What Jonathan Sacks Saw in America

Meir Soloveichik’s tribute to the late chief rabbi and his legacy, in America and Europe.

By Rabbi Meir Soloveichik

In the 1830s, a French aristocrat named Alexis de Tocqueville authored Democracy in America. He wrote this book for his own countrymen, to help them understand that curious experiment in democracy unfurling across the ocean. Of course, the work has proven to be an inexhaustible source of instruction not only for his intended French audience, but for America itself. In our times, Lord Jonathan Sacks, a British peer and former chief rabbi of the Commonwealth, authored The Home We Build Together, which like Democracy in America, is a tribute to the United States. He further reflected on the unique nature of American society in many other works, including in his commentary on the Haggadah—the liturgy that orchestrates the ceremonial Passover meal—and in many of his reflections on the parashah, the weekly portion of Torah that Jewish communities study all over the world. Not since Tocqueville has a foreigner seen the United States with such clear eyes, and written about it in such an insightful way. These writings have greatly impacted me, as a Jew and as an American; and as the Jewish people marked the shiva and shloshim, the traditional seven- and thirty-day periods of mourning for Rabbi Sacks, it was in these writings that I found myself especially moved to appreciate his significance. The British peer and rabbi imparted to me the meaning of America.
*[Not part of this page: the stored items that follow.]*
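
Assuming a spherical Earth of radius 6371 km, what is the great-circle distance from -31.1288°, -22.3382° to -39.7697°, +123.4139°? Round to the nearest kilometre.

Δλ = 123.4139 − -22.3382 = 145.7521°.
Δφ = -39.7697 − -31.1288 = -8.6409°.
a = sin²(Δφ/2) + cos φ₁ · cos φ₂ · sin²(Δλ/2) = 0.606581.
c = 2·atan2(√a, √(1−a)) = 1.78561 rad → d = 6371·c ≈ 11376.10 km.

11376 km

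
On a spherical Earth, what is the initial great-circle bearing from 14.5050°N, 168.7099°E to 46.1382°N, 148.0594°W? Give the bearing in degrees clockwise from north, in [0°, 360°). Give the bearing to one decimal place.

39.7°

Δλ = -148.0594 − 168.7099 = -316.7693°; wrapped into (−180°, 180°]: 43.2307°.
θ = atan2( sin Δλ · cos φ₂ , cos φ₁ · sin φ₂ − sin φ₁ · cos φ₂ · cos Δλ )
  = atan2(0.47461, 0.57158) = 39.704° → normalised to [0°, 360°): 39.704°.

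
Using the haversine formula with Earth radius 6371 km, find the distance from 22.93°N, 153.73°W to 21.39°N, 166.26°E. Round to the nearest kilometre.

Δλ = 166.26 − -153.73 = 319.99°; wrapped into (−180°, 180°]: -40.01°.
Δφ = 21.39 − 22.93 = -1.54°.
a = sin²(Δφ/2) + cos φ₁ · cos φ₂ · sin²(Δλ/2) = 0.100542.
c = 2·atan2(√a, √(1−a)) = 0.64531 rad → d = 6371·c ≈ 4111.25 km.

4111 km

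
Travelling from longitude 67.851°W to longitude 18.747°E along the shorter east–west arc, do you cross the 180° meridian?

Signed shortest Δλ = ((18.747 − -67.851 + 180) mod 360) − 180 = 86.598°.
Going east by 86.598° from -67.851° reaches +18.747° without touching 180°.

No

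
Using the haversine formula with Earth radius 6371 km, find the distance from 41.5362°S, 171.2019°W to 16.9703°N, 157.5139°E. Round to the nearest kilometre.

Δλ = 157.5139 − -171.2019 = 328.7158°; wrapped into (−180°, 180°]: -31.2842°.
Δφ = 16.9703 − -41.5362 = 58.5065°.
a = sin²(Δφ/2) + cos φ₁ · cos φ₂ · sin²(Δλ/2) = 0.290847.
c = 2·atan2(√a, √(1−a)) = 1.13922 rad → d = 6371·c ≈ 7257.96 km.

7258 km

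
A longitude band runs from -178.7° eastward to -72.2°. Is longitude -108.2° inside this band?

Band width going east from -178.7° to -72.2°: ((-72.2 − -178.7) mod 360) = 106.5°.
Offset of -108.2° east of the west edge: ((-108.2 − -178.7) mod 360) = 70.5°.
70.5° ≤ 106.5° ⇒ inside.

Yes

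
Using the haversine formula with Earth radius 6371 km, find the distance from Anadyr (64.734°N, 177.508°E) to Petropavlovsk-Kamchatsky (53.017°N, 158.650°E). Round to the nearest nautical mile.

Δλ = 158.650 − 177.508 = -18.858°.
Δφ = 53.017 − 64.734 = -11.717°.
a = sin²(Δφ/2) + cos φ₁ · cos φ₂ · sin²(Δλ/2) = 0.017310.
c = 2·atan2(√a, √(1−a)) = 0.26390 rad → d = 6371·c ≈ 1681.31 km ≈ 907.83 nmi.

908 nmi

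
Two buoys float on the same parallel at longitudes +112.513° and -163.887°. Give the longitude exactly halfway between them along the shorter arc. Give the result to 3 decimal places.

Signed shortest Δλ from +112.513° to -163.887° is +83.600°.
Midpoint longitude = +112.513° + (+83.600°)/2 = +112.513° + 41.800° = +154.313°.
(The naïve average (+112.513 + -163.887)/2 = -25.687° is on the wrong side of the globe.)

+154.313°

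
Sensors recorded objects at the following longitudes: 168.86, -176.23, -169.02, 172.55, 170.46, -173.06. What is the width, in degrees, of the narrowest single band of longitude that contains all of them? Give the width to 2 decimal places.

22.12°

Sort the longitudes: -176.23°, -173.06°, -169.02°, +168.86°, +170.46°, +172.55°.
Eastward gaps between consecutive values (wrapping around): 3.17°, 4.04°, 337.88°, 1.60°, 2.09°, 11.22°.
Largest gap = 337.88° ⇒ minimal covering band is its complement: 360° − 337.88° = 22.12°.
Band runs from +168.86° eastward to -169.02°, crossing the antimeridian.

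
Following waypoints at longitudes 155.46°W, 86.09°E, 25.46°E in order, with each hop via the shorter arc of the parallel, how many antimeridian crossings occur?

Leg 1: -155.46° → +86.09°, shortest Δλ = -118.45° (west) — crosses 180°.
Leg 2: +86.09° → +25.46°, shortest Δλ = -60.63° (west) — does not cross 180°.
Total crossings: 1.

1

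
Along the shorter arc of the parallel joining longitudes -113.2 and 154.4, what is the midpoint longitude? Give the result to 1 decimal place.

Signed shortest Δλ from -113.2° to +154.4° is -92.4°.
Midpoint longitude = -113.2° + (-92.4°)/2 = -113.2° − 46.2° = -159.4°.
(The naïve average (-113.2 + +154.4)/2 = 20.6° is on the wrong side of the globe.)

-159.4°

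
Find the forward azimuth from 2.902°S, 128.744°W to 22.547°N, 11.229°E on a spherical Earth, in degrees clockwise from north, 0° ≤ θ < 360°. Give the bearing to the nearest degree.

Δλ = 11.229 − -128.744 = 139.973°.
θ = atan2( sin Δλ · cos φ₂ , cos φ₁ · sin φ₂ − sin φ₁ · cos φ₂ · cos Δλ )
  = atan2(0.59399, 0.34714) = 59.697° → normalised to [0°, 360°): 59.697°.

60°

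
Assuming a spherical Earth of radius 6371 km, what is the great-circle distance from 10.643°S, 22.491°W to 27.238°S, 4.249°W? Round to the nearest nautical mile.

Δλ = -4.249 − -22.491 = 18.242°.
Δφ = -27.238 − -10.643 = -16.595°.
a = sin²(Δφ/2) + cos φ₁ · cos φ₂ · sin²(Δλ/2) = 0.042784.
c = 2·atan2(√a, √(1−a)) = 0.41669 rad → d = 6371·c ≈ 2654.76 km ≈ 1433.46 nmi.

1433 nmi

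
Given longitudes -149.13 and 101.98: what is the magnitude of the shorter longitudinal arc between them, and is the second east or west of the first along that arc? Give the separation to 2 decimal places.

108.89° west

Raw difference: 101.98 − -149.13 = 251.11°.
Normalise into (−180°, 180°]: 251.11° − 360° = -108.89°.
Negative ⇒ the second point lies to the west; separation 108.89°.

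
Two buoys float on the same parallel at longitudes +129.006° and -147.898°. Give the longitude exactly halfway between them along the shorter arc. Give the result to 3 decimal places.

Signed shortest Δλ from +129.006° to -147.898° is +83.096°.
Midpoint longitude = +129.006° + (+83.096°)/2 = +129.006° + 41.548° = +170.554°.
(The naïve average (+129.006 + -147.898)/2 = -9.446° is on the wrong side of the globe.)

+170.554°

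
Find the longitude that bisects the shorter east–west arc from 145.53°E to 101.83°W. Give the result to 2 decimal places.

Signed shortest Δλ from +145.53° to -101.83° is +112.64°.
Midpoint longitude = +145.53° + (+112.64°)/2 = +145.53° + 56.32° = +201.85°.
Normalise into (−180°, 180°]: -158.15°.
(The naïve average (+145.53 + -101.83)/2 = 21.85° is on the wrong side of the globe.)

158.15°W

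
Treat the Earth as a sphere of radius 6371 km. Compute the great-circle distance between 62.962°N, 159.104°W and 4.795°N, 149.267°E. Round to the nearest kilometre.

Δλ = 149.267 − -159.104 = 308.371°; wrapped into (−180°, 180°]: -51.629°.
Δφ = 4.795 − 62.962 = -58.167°.
a = sin²(Δφ/2) + cos φ₁ · cos φ₂ · sin²(Δλ/2) = 0.322175.
c = 2·atan2(√a, √(1−a)) = 1.20719 rad → d = 6371·c ≈ 7690.99 km.

7691 km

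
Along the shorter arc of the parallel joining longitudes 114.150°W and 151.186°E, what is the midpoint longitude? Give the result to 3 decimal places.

161.482°W

Signed shortest Δλ from -114.150° to +151.186° is -94.664°.
Midpoint longitude = -114.150° + (-94.664°)/2 = -114.150° − 47.332° = -161.482°.
(The naïve average (-114.150 + +151.186)/2 = 18.518° is on the wrong side of the globe.)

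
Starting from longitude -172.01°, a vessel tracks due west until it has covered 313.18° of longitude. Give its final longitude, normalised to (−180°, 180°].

Start at -172.01°; shift −313.18° → -485.19°.
-485.19° lies outside (−180°, 180°]; add 360° → -125.19°.

-125.19°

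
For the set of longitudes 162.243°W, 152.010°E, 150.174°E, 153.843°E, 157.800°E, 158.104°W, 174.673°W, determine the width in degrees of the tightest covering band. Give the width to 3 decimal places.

Sort the longitudes: -174.673°, -162.243°, -158.104°, +150.174°, +152.010°, +153.843°, +157.800°.
Eastward gaps between consecutive values (wrapping around): 12.430°, 4.139°, 308.278°, 1.836°, 1.833°, 3.957°, 27.527°.
Largest gap = 308.278° ⇒ minimal covering band is its complement: 360° − 308.278° = 51.722°.
Band runs from +150.174° eastward to -158.104°, crossing the antimeridian.

51.722°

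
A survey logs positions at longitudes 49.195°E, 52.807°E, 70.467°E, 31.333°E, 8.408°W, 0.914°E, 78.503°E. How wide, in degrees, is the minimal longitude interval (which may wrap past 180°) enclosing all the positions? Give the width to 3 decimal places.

Sort the longitudes: -8.408°, +0.914°, +31.333°, +49.195°, +52.807°, +70.467°, +78.503°.
Eastward gaps between consecutive values (wrapping around): 9.322°, 30.419°, 17.862°, 3.612°, 17.660°, 8.036°, 273.089°.
Largest gap = 273.089° ⇒ minimal covering band is its complement: 360° − 273.089° = 86.911°.
Band runs from -8.408° eastward to +78.503°.

86.911°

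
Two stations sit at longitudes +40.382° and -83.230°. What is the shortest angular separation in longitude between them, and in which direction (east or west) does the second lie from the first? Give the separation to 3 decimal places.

123.612° west

Raw difference: -83.230 − 40.382 = -123.612°.
Normalise into (−180°, 180°]: -123.612° stays -123.612°.
Negative ⇒ the second point lies to the west; separation 123.612°.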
Speaking to my community, America’s oldest congregation, in the week following his death, I noted that Sacks’s shiva coincided with the 400th anniversary of the event in which he located the beginning of the American story. On November 11, 1620, the newest arrivals to Massachusetts Bay affixed their names to the Mayflower compact, in which they pledged “solemnly and mutually, in the Presence of God and one another” to “covenant and combine ourselves together into a civil Body Politick.” For Sacks, this moment marked America as unique. The settlements that would one day become the United States were inspired at the moment of their very birth by the Hebrew Bible, and therefore would forever be, in their very makeup, different from other nations around the world. He wrote:

American society is different because from the Pilgrim Fathers onward it was based on the concept of covenant as set out in Tanakh, especially in Exodus and Deuteronomy. The early settlers were Puritans, in the Calvinist tradition, the closest Christianity came to basing its politics on the Hebrew Bible. Covenantal societies always represent a conscious new beginning by a group of people dedicated to an ideal.